Die Vergessenen. Thriller (German Edition)
Bringen Sie uns bitte zwei Tassen Espresso in die Bibliothek.«
Maria spricht fließend Deutsch mit einem leichten Akzent.
»Sie sind Spanierin?«, fragt Kimski, nachdem sie aufgelegt hat.
»Ja, aber mein Mann ist Deutscher. Kommen Sie.«
Sie läuft zu einem der großen Fenster und blickt hinaus. Kimski folgt ihr. Hinter dem Haus befindet sich eine quadratische Terrasse. Der Boden besteht aus großen Marmorplatten. Hinten ist eine Treppe, die hinunter zum Garten führt, der terrassenförmig den Berg hinab angelegt ist. Auf der untersten Ebene befindet sich ein Springbrunnen.
»Gehört das alles Ihnen?«
»Meinem Mann, ja. Das Grundstück ist seit Generationen im Besitz seiner Familie.«
Kimski nickt anerkennend.
»Sehen Sie die beiden Herren dort unten?«
Kimski richtet seinen Blick auf die zwei Männer, die sich auf der obersten Terrasse befinden. Den einen hat er bereits kennengelernt, es ist der Mann in Weiß, Sebastian. Der andere sitzt im Rollstuhl und wedelt mit einem Degen in der Luft herum. Ab und zu sticht er die Klinge in den Postsack, der vor ihm an einer Holzstange befestigt ist.
»Das ist Adelbert, mein Mann«, sagt Maria. »Er ist schwer krank, wahrscheinlich hat er nicht mehr lange zu leben. Er leidet unter ALS. Amyotrophe Lateralsklerose. Das sagt Ihnen wahrscheinlich nichts, oder?«
»Nein.«
»ALS ist eine seltene Nervenkrankheit. Die Wissenschaft kennt bis heute nicht die Ursache. Heilungsmöglichkeiten gibt es keine. Bei meinem Mann begann es vor drei Jahren, bis zu diesem Zeitpunkt erfreute er sich, gemessen an seinem Alter, bester Gesundheit. Er hat sein ganzes Leben auf seinen Körper geachtet, war sportlich. Dann begannen eines Tages, seine Hände zu zittern. Ein Arzt stellte fest, dass die Nervenzellen in seinem Gehirn und Rückenmark, die für die Motorik zuständig sind, bereits angefangen hatten abzusterben. Das Schlimmste für ihn ist wahrscheinlich, dass er seinen körperlichen Verfall bei vollem Bewusstsein miterlebt und nichts dagegen unternehmen kann.
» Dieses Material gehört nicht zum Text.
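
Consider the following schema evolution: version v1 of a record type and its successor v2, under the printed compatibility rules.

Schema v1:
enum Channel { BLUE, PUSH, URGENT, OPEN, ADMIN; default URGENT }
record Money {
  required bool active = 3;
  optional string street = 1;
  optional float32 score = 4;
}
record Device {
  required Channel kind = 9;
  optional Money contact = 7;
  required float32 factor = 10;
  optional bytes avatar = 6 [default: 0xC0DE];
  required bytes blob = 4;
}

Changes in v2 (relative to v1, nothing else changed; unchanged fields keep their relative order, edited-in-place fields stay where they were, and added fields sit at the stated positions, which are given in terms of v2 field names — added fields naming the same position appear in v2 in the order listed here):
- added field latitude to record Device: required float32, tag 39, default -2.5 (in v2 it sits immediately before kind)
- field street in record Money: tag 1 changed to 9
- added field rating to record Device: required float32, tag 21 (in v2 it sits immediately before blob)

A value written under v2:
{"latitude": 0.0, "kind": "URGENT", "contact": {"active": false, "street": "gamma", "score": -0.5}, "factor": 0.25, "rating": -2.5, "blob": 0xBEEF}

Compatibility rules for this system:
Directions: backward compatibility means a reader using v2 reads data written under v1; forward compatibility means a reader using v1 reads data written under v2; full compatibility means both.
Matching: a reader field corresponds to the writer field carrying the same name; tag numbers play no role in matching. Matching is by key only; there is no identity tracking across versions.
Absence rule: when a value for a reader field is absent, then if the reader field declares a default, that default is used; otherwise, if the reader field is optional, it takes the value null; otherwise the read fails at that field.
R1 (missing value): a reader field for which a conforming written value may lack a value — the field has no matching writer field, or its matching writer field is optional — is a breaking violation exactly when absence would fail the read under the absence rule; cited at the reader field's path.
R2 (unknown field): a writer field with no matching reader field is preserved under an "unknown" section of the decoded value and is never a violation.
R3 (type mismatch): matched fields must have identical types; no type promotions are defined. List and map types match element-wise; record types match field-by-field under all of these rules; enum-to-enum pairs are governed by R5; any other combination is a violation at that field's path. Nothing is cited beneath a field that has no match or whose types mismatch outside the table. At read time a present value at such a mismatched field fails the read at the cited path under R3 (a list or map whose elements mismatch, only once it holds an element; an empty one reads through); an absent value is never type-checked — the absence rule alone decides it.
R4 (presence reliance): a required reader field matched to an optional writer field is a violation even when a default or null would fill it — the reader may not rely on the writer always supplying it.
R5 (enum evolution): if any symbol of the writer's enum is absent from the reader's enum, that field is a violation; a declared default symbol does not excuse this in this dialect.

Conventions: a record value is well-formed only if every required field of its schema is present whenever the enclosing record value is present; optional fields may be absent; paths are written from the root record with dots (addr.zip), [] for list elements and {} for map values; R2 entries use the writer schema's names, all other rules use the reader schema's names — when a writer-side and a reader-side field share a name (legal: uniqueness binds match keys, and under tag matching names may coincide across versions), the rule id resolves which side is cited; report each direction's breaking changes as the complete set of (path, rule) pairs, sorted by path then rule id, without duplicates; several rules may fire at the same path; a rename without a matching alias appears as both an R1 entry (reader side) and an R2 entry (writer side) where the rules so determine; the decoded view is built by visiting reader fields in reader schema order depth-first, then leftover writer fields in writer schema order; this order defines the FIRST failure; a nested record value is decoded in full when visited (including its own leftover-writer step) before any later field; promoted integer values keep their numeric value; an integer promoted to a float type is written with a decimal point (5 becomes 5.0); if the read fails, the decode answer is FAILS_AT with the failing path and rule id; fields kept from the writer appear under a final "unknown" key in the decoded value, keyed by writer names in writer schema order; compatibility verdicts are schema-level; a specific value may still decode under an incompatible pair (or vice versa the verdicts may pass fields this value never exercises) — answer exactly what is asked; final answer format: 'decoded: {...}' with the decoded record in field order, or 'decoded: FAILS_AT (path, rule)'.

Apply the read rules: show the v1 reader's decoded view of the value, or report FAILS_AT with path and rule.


decoded: {"kind": "URGENT", "contact": {"active": false, "street": "gamma", "score": -0.5}, "factor": 0.25, "avatar": 0xC0DE, "blob": 0xBEEF, "unknown": {"latitude": 0.0, "rating": -2.5}}

arrows below run writer -> reader for Device
migrating the Device value to v1:
  kind := "URGENT"
  contact.active := false
  contact.street := "gamma"
  contact.score := -0.5
  factor := 0.25
  avatar := 0xC0DE (no value, default fills)
  blob := 0xBEEF
  writer latitude: kept under "unknown"
  writer rating: kept under "unknown"
  => decoded: {"kind": "URGENT", "contact": {"active": false, "street": "gamma", "score": -0.5}, "factor": 0.25, "avatar": 0xC0DE, "blob": 0xBEEF, "unknown": {"latitude": 0.0, "rating": -2.5}}
checking off the Device differences that do not matter here:
  field street in record Money: tag 1 changed to 9 -> no rule fires on it and the decoded Device view is identical with or without it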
Mittlerweile ist die Krankheit so weit fortgeschritten, dass die Ärzte ihm nicht mehr viel Zeit geben. Ich, ich ...«
Tränen rinnen über ihre Wangen.
»Wie töricht, jetzt muss ich schon wieder weinen. Entschuldigen Sie bitte, dass ich mich so aufführe.«
»Hier«, Kimski reicht ihr ein Taschentuch.
Sie trocknet ihre Augen. Dann schnäuzt sie sich und starrt regungslos in den Garten.
»Dieses Herumgefuchtel mit dem Degen ist die letzte Freude, die ihm geblieben ist. Sie erinnert ihn daran, dass er noch nicht ganz tot ist. Früher war er ein begnadeter Fechter.«
Noch einmal tupft sie sich das linke Auge. Kimski schaut weg. Die Tür geht auf und ein junges Mädchen mit einem Tablett tritt ein.
»Setzen wir uns«, sagt Maria.
Sie bemüht sich zu lächeln und mit fester Stimme zu sprechen und begibt sich zurück zur Couch. Das Mädchen stellt das Tablett ab und zieht sich umgehend zurück. Kimski setzt sich auf einen Sessel und nimmt einen kleinen Notizblock und einen Stift aus der Innentasche seines Jacketts.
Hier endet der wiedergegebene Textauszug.